Andrea se apresuró a descolgar. Había estado abstraída pensando en… ¿películas de terror? ¿Y si su hermano llamaba en ese instante?

—¿Hola? —dijo, y permaneció en silencio. Luego siguió hablando en un tono bajo—. No es el momento. No puedo mantener la línea ocupada…, no, no hay novedades. —Una pausa—. Está bien, yo también. Sí, hablamos luego. Adiós.

Andrea interrumpió la comunicación.

—¿Quién era? —Danna fingió desinterés.

—Matt —respondió Andrea, sabiendo que no tenía sentido ocultárselo a su madre.

Ella lo habría sabido de todos modos.

Danna no sabía formalmente lo de Matt, pero había visto al muchacho esperando a su hija delante de la casa más de una vez.
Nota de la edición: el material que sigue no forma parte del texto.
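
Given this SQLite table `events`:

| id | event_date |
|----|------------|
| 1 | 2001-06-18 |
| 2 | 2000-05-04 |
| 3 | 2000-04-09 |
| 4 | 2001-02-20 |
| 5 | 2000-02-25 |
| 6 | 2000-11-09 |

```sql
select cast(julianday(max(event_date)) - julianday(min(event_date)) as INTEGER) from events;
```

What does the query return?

MIN = 2000-02-25, MAX = 2001-06-18.
4 days remain in February 2000 after the 25th (29 − 25).
Full months from March 2000 through May 2001 contribute their day counts.
Then 18 days into June 2001.
Total: 4 + 31 + 30 + 31 + 30 + 31 + 31 + 30 + 31 + 30 + 31 + 31 + 28 + 31 + 30 + 31 + 18 = 479.

479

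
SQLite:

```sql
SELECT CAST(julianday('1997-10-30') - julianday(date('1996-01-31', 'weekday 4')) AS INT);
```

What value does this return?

`weekday 4` advances to the next Thursday; 1996-01-31 is a Wednesday, so it moves forward to 1996-02-01.
28 days remain in February 1996 after the 1st (29 − 1).
Full months from March 1996 through September 1997 contribute their day counts.
Then 30 days into October 1997.
Total: 28 + 31 + 30 + 31 + 30 + 31 + 31 + 30 + 31 + 30 + 31 + 31 + 28 + 31 + 30 + 31 + 30 + 31 + 31 + 30 + 30 = 637.

637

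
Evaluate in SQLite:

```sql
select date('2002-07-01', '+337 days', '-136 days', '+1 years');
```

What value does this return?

2004-01-18

Applying '+337 days' to 2002-07-01: counting 337 days forward gives 2003-06-03.
Applying '-136 days' to 2003-06-03: counting 136 days back gives 2003-01-18.
Adding +1 year to 2003-01-18 gives 2004-01-18.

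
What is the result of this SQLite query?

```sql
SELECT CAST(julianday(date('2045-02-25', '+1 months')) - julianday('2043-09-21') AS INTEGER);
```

551

Adding +1 month to 2045-02-25 gives 2045-03-25.
9 days remain in September 2043 after the 21st (30 − 21).
Full months from October 2043 through February 2045 contribute their day counts.
Then 25 days into March 2045.
Total: 9 + 31 + 30 + 31 + 31 + 29 + 31 + 30 + 31 + 30 + 31 + 31 + 30 + 31 + 30 + 31 + 31 + 28 + 25 = 551.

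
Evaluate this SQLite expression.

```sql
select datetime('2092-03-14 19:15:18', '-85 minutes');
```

2092-03-14 17:50:18

85 minutes = 1h 25m; -85 minutes from 2092-03-14 19:15:18 is 2092-03-14 17:50:18.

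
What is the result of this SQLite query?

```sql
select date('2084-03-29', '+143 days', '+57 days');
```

2084-10-15

Applying '+143 days' to 2084-03-29: counting 143 days forward gives 2084-08-19.
Applying '+57 days' to 2084-08-19: counting 57 days forward gives 2084-10-15.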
Tenían una conversación pendiente al respecto, pero aún no se habían dado las condiciones apropiadas para mantenerla. Andrea se había ocupado de eludir el tema cuando permanecían a solas, y hasta el momento había dado resultado. Danna estaba esperando ansiosa el momento de abordar el tema. Había unas cuantas cosas que su hija debía saber en cuanto a la familia Gerritsen y ella se encargaría de decírselas, claro. No podía esperarse nada bueno de alguien criado en un hogar donde la infidelidad parecía estar a la orden del día. Todos en Carnival Falls conocían de las andanzas de Ted Gerritsen el exitoso abogado cuyo pasatiempo parecía ser pasearse con desparpajo con su secretaria de turno. De alguna manera la falta de discreción era lo peor; faltaba únicamente organizar la Fiesta Estatal de la Infidelidad y presentar al bueno de Ted como el invitado de honor y pasearlo sobre una carroza en forma de sirena con su séquito de secretarias de plástico. Resultaba inaudito que Diana Gerritsen no hubiera tomado cartas en el asunto, pero parecía ser que su coche último modelo y algún que otro beneficio adicional eran suficientes para hacer que resultara más sencillo mirar hacia otro lado. Claro que Danna tenía su propia teoría al respecto —conocía a la mujer—. Los Gerritsen vivían a pocas casas de distancia y en más de una ocasión incluso había hablado con ella. Danna creía que era aficionada a la bebida; suponía que ésa era la única explicación posible para esa mirada turbia y aquella cadencia insoportable cuando hablaba. Alcohol o tranquilizantes. Danna no creía que hubiera otra opción. Más de una vez había sentido la necesidad de sacudirla, de gritarle a la cara que le sacara al hijo de puta de su marido el cincuenta por ciento que le correspondía y lo mandara a la mierda; a él y a sus clones de Pamela Anderson. Pero había resistido el impulso. A Danna no le interesaba mayormente Diana Gerritsen, ni Ted, ni mucho menos su hijo Matt.

—¿Mamá, puedes hacerte cargo del teléfono, por favor?

Silencio.

—¡Mamá! ¿Puedes hacerte cargo del teléfono, por favor? Tengo que ir al baño.

—No me alces la voz. Claro que puedo. Y no anuncies cuando vas al baño.

Andrea supo que no tenía sentido discutir. Caminó por el pasillo, feliz ante la perspectiva de dejar atrás a su madre. Había advertido en su mirada que pensaba en la charla que tenían pendiente acerca de Matt, y éste era el momento menos indicado para semejante cosa. Andrea sabía que tarde o temprano tendría que enfrentarse a las preguntas de Danna, pero hoy la prioridad era Ben. No podían permitirse distraerse de eso.

Linda solía decir que no es posible oler dos pedos al mismo tiempo.

Y tenía razón.

Andrea se sentó en el retrete y sin el menor esfuerzo hizo que un chorro abundante de orina sacudiera el agua acumulada en el fondo. Dejó que su cabeza cayera hacia atrás e intentó poner la mente en blanco.